You do need something to hold scoping information at parse and compile
time, and I think this is a fine element of the AST for that.  A block
scope node may or may not correspond to an object in the scope chain at
runtime though: it could be that all of the bindings may be hoisted to
an outer scope.  It could be that some bindings get hoisted.  You might
need a symbol table, you might not.  But I think there are enough things
that are different about functions and blocks in ES that it's worth
dividing this.

* Avoid double-lookup when setting static-scoped vars in strict mode
  https://bugs.webkit.org/show_bug.cgi?id=74628

* Allow JSStaticScope to bind more than one variable
  https://bugs.webkit.org/show_bug.cgi?id=74633

These makes sense iff we go with a JSStaticScope chain.  Dunno, for me
they win either way, but there is room to differ here...

* Optimize access to block-scoped local variables
  https://bugs.webkit.org/show_bug.cgi?id=74708

Here we get interesting!  We track block scopes at compile time.  Note,
we have to do this with either implementation strategy; it's not
sufficient to just push on a block and call it the current compilation
unit, because of how many ES things work on a function level (e.g.
`return').

I really like what this patch does to the bytecompiler, but the runtime
support is nasty: I still have those negative depths in there.  Not sure
what to do about it, but I suppose it's related to the ultimate choice
of how block scopes should work.

I guess I should mention that this patch will allocate all block-scoped
variables in JSStaticScope objects on the heap.  This is not good.  In
many cases, we will be able to allocate them in registers in the
function instead, in the future.  However there is a bright side here,
and that's that `var' access still goes through registers.  The lazy
tear-off solution does have the disadvantage that it penalizes `var'
access within blocks, or access to any block-scoped let/const in an
outer scope.  (A block doesn't logically capture a variable; only a
function or eval does.)

Anyway.  It's there.

* Remove the `value' argument to op_push_new_scope
  https://bugs.webkit.org/show_bug.cgi?id=74718

A refactor, assuming the use of static scope objects..

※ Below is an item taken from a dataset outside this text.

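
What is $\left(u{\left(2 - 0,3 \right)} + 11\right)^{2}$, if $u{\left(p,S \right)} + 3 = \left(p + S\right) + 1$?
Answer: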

* Implement block-scoped const in strict mode --harmony
  https://bugs.webkit.org/show_bug.cgi?id=74725

I removed the pieces in this patch that referenced runtime options, and
indeed I removed the #if ENABLE(ES6) stuff as well; it was hindering the
discussion, and in the end things should be able to work together, so I
figured for the time being, it would be OK without the guards.

                             *   *   *

I'm sorry this mail is so long; as the man said, I didn't have time to
make it shorter.  But this does give a general overview of the work.  I
pushed new versions of my patches just as talking points, really; I want
something to go in, but I agree we need to talk it over first, and maybe
come to some alternate strategies.

So.  I'm all ears :)  Let me know what you think.